Firing an employee over Facebook postings might violate First Amendment freedom of speech protection. A case that could have set an important legal precedent settled out of court, with concessions to both sides diluting any ability for this case to support future wrongful termination suits involving social media.
A lawsuit filed by the National Labor Relations Board against an ambulance company last year argued that the company wrongfully fired Dawnmarie Souza for criticizing her boss on Facebook. American Medical Response of Connecticut Inc. said it terminated the employee because of complaints about her work.
Under the terms of the settlement, Souza didn’t get her job back, but American Medical Response agreed to revise its policies that had prohibited staff from disparaging the company or its supervisors in postings online. The company also agreed to revise its policy banning employees from saying anything whatsoever about the employer on the Internet.

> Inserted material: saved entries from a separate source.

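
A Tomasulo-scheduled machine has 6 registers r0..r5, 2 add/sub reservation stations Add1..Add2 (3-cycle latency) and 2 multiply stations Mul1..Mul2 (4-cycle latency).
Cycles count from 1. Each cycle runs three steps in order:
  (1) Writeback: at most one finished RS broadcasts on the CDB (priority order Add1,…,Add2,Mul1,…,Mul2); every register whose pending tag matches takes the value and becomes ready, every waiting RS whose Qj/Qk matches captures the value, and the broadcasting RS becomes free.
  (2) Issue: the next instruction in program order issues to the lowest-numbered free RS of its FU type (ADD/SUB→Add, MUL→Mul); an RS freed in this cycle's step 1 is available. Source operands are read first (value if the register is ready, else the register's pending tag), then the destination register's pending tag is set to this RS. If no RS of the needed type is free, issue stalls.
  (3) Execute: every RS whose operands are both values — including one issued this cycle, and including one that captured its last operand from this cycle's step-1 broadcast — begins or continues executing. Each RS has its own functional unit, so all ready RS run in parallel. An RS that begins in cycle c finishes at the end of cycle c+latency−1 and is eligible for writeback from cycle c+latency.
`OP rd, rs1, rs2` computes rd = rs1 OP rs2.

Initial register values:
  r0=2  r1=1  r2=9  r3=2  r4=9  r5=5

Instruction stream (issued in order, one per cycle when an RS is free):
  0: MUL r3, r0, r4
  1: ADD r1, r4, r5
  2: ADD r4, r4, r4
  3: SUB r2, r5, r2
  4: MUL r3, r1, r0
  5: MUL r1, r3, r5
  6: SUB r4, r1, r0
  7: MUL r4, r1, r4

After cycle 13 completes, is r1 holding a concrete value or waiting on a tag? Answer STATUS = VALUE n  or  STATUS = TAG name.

  c1: issue MUL r3<-Mul1  regs: r0:2,r1:1,r2:9,r3:Mul1,r4:9,r5:5
  c2: issue ADD r1<-Add1  regs: r0:2,r1:Add1,r2:9,r3:Mul1,r4:9,r5:5
  c3: issue ADD r4<-Add2  regs: r0:2,r1:Add1,r2:9,r3:Mul1,r4:Add2,r5:5
  c4: stall  regs: r0:2,r1:Add1,r2:9,r3:Mul1,r4:Add2,r5:5
  c5: CDB Add1=14; issue SUB r2<-Add1  regs: r0:2,r1:14,r2:Add1,r3:Mul1,r4:Add2,r5:5
  c6: CDB Add2=18; issue MUL r3<-Mul2  regs: r0:2,r1:14,r2:Add1,r3:Mul2,r4:18,r5:5
  c7: CDB Mul1=18; issue MUL r1<-Mul1  regs: r0:2,r1:Mul1,r2:Add1,r3:Mul2,r4:18,r5:5
  c8: CDB Add1=-4; issue SUB r4<-Add1  regs: r0:2,r1:Mul1,r2:-4,r3:Mul2,r4:Add1,r5:5
  c9: stall  regs: r0:2,r1:Mul1,r2:-4,r3:Mul2,r4:Add1,r5:5
  c10: CDB Mul2=28; issue MUL r4<-Mul2  regs: r0:2,r1:Mul1,r2:-4,r3:28,r4:Mul2,r5:5
  c11: -  regs: r0:2,r1:Mul1,r2:-4,r3:28,r4:Mul2,r5:5
  c12: -  regs: r0:2,r1:Mul1,r2:-4,r3:28,r4:Mul2,r5:5
  c13: -  regs: r0:2,r1:Mul1,r2:-4,r3:28,r4:Mul2,r5:5

STATUS = TAG Mul1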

Those concessions are nice, but that’s little consolation to the woman who lost her job, even if the undisclosed financial aspect of the settlement was generous. Without a court ruling specifically in favor of one party or the other, the issue of Facebook postings as free speech protected by the First Amendment remains unresolved with respect to wrongful termination cases.
Meaning we’ll need to see another lawsuit — one that actually goes to court without settling — before attorneys have concrete case law on this issue. In the mean time, the NLRB suit will inform how companies set policies outside of the courtroom to reduce their liability to future lawsuits.
What do you think about the outcome of the NRLB lawsuit against American Medical Response of Connectcut?